Many of these red-letter dates have been concentrated in the Netherlands, a small country that once upon a time—not so long ago, in fact—was perceived around the world as a beacon of freedom and tolerance. The murder of professor, author, and Islam critic Pim Fortuyn in Hilversum on May 6, 2002, was followed by that of filmmaker, raconteur, and Islam critic Theo van Gogh in Amsterdam on November 2, 2004, and by the resignation of politician and Islam critic Ayaan Hirsi Ali from the Dutch Parliament on May 16, 2006. Ali's resignation came as the result of a cowardly effort by her legislative colleagues to remove from their ranks the voice of a heroine of liberty, whom they plainly perceived as nothing more than a troublemaker in a country whose political and cultural elite has, in modern times, been less driven by principle than by consensus and compromise.

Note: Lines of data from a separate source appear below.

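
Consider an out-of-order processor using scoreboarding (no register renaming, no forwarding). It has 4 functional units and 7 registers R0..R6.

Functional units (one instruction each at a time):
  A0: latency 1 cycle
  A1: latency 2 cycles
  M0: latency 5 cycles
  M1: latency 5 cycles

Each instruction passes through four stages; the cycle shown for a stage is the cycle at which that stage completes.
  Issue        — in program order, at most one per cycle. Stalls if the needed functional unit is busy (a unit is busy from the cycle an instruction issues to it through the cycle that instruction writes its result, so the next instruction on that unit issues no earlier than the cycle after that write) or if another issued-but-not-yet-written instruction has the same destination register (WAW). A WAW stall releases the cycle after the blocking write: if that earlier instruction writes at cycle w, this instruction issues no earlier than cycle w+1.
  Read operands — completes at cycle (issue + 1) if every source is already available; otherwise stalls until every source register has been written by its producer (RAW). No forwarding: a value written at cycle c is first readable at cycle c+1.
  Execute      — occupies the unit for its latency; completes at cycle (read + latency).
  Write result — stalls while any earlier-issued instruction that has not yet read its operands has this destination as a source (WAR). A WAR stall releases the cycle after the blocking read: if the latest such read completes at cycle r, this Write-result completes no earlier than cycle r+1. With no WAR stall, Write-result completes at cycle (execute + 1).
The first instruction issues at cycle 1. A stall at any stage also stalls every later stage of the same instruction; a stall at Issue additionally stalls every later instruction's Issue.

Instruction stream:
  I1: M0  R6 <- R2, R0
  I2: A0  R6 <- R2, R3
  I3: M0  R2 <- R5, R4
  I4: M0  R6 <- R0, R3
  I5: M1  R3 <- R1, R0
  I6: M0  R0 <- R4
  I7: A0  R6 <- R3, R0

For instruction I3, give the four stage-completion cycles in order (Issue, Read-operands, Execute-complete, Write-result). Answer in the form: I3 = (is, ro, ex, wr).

I3 = (10, 11, 16, 17)

cycle 1: I1→M0
cycle 2: I1 RO
cycle 7: I1 EX
cycle 8: I1 WR R6
cycle 9: I2→A0
cycle 10: I2 RO; I3→M0
cycle 11: I2 EX; I3 RO
cycle 12: I2 WR R6
cycle 16: I3 EX
cycle 17: I3 WR R2
cycle 18: I4→M0
cycle 19: I4 RO; I5→M1
cycle 20: I5 RO
cycle 24: I4 EX
cycle 25: I4 WR R6; I5 EX
cycle 26: I5 WR R3; I6→M0
cycle 27: I6 RO; I7→A0
cycle 32: I6 EX
cycle 33: I6 WR R0
cycle 34: I7 RO
cycle 35: I7 EX
cycle 36: I7 WR R6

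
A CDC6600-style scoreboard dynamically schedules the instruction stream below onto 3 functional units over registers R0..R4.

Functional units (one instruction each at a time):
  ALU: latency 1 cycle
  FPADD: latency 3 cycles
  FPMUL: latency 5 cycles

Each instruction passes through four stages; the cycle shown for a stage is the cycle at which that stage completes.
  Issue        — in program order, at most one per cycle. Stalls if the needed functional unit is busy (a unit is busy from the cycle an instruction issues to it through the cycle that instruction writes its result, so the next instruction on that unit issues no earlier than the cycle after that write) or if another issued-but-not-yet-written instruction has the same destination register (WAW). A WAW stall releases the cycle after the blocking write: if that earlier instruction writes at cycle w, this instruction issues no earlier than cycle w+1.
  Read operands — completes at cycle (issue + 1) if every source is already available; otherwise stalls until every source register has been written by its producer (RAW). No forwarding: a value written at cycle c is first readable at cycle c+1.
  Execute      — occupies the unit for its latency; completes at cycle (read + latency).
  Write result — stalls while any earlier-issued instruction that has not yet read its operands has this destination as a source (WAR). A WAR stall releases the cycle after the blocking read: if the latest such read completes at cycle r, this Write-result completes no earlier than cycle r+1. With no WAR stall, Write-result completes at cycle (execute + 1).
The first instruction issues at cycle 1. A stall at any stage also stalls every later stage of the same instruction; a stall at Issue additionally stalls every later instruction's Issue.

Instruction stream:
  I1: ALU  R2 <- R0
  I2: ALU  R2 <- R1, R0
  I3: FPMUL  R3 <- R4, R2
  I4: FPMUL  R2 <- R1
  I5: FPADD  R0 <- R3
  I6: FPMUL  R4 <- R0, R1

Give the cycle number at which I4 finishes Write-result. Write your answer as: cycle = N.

I1 -> (1, 2, 3, 4)
I2 -> (5, 6, 7, 8)  // struct: ALU busy until I1 writes@4
I3 -> (6, 9, 14, 15)  // RAW R2: wait I2 write@8
I4 -> (16, 17, 22, 23)  // struct: FPMUL busy until I3 writes@15
I5 -> (17, 18, 21, 22)
I6 -> (24, 25, 30, 31)  // struct: FPMUL busy until I4 writes@23

cycle = 23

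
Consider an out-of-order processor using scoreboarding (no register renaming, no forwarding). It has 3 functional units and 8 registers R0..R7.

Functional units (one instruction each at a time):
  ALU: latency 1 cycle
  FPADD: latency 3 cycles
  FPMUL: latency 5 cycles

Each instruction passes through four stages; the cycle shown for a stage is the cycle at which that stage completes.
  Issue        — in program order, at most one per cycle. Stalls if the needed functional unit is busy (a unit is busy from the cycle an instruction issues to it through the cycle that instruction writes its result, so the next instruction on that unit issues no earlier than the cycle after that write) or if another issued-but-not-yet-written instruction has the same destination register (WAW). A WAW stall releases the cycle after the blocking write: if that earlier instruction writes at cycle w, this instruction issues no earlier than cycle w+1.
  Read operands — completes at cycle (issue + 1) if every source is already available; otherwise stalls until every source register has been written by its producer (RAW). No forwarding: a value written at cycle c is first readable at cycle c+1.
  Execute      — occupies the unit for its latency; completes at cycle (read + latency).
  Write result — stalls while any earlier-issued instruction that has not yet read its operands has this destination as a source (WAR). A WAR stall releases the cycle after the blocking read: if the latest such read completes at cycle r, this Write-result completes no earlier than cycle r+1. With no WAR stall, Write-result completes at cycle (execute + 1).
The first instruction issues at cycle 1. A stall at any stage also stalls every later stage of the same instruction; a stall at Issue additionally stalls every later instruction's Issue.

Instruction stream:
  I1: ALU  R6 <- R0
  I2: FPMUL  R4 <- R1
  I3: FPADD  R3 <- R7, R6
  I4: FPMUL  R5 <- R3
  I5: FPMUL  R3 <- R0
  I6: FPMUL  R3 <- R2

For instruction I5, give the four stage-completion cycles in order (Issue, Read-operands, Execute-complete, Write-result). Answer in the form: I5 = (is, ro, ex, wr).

I5 = (18, 19, 24, 25)

[I1] 1/2/3/4
[I2] 2/3/8/9
[I3] 3/5/8/9  (RAW R6: wait I1 write@4)
[I4] 10/11/16/17  (struct: FPMUL busy until I2 writes@9)
[I5] 18/19/24/25  (struct: FPMUL busy until I4 writes@17)
[I6] 26/27/32/33  (struct: FPMUL busy until I5 writes@25)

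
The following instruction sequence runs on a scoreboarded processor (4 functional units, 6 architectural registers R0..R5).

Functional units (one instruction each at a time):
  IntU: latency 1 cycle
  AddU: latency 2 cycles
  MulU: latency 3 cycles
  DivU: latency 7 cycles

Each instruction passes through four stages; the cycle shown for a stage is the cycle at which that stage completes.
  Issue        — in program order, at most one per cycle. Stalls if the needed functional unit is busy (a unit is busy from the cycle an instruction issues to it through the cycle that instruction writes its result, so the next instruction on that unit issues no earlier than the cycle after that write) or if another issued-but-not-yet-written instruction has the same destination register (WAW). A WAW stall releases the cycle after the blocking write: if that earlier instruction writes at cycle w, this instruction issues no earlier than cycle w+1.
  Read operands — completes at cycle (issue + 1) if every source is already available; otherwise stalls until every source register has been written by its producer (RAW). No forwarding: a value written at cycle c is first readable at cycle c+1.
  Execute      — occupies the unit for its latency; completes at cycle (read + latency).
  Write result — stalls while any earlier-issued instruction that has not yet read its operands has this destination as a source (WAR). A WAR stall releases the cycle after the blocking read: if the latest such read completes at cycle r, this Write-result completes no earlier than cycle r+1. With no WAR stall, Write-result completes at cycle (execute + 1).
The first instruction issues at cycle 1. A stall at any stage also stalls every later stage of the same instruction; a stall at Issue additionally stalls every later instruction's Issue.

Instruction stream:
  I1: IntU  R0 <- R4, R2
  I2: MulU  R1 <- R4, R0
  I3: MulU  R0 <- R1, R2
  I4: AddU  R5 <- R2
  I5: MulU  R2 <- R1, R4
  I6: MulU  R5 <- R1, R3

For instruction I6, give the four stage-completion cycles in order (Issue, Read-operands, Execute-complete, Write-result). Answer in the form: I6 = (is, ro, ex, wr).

cycle 1: I1→IntU
cycle 2: I1 RO, I2→MulU
cycle 3: I1 EX
cycle 4: I1 WR R0
cycle 5: I2 RO
cycle 8: I2 EX
cycle 9: I2 WR R1
cycle 10: I3→MulU
cycle 11: I3 RO, I4→AddU
cycle 12: I4 RO
cycle 14: I3 EX, I4 EX
cycle 15: I3 WR R0, I4 WR R5
cycle 16: I5→MulU
cycle 17: I5 RO
cycle 20: I5 EX
cycle 21: I5 WR R2
cycle 22: I6→MulU
cycle 23: I6 RO
cycle 26: I6 EX
cycle 27: I6 WR R5

I6 = (22, 23, 26, 27)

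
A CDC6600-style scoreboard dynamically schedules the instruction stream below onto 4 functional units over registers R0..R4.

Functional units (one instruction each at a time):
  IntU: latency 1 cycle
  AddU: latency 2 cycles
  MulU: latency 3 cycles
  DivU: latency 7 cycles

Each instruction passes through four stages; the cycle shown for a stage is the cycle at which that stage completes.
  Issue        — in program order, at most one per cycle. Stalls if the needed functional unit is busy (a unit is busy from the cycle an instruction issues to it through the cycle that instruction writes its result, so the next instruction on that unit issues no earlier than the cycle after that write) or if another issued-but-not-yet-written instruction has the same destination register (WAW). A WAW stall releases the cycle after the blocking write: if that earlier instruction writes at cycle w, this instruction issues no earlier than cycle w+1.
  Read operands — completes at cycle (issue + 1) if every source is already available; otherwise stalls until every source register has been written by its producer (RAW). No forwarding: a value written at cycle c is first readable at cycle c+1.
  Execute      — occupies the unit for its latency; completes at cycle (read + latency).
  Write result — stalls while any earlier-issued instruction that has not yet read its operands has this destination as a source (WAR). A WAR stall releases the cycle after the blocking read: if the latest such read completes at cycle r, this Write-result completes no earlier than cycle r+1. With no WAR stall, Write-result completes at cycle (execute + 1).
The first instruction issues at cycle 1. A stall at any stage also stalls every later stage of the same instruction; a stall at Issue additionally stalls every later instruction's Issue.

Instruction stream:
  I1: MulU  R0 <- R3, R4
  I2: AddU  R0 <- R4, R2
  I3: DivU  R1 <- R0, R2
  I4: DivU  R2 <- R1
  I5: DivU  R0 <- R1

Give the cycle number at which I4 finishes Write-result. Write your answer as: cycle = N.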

Today, alas, is also a red-letter date in the terrible history of this period, and once again the setting is the Netherlands. The figure at the center of today's infamy is Islam critic Geert Wilders, member of the Dutch Parliament, head of the Freedom Party, and currently the most popular politician in the country—a man who, like Fortuyn eight years ago, looks like a strong prospect to be his nation's next prime minister. Yet if Wilders enjoys strong backing from the Dutch electorate, he is also—again like Fortuyn, and for that matter like van Gogh and Hirsi Ali—despised by the Dutch political, cultural, educational, media, and business establishment, which has plainly decided not to fight the Netherlands' Islamization but rather to help the process go as smoothly as possible.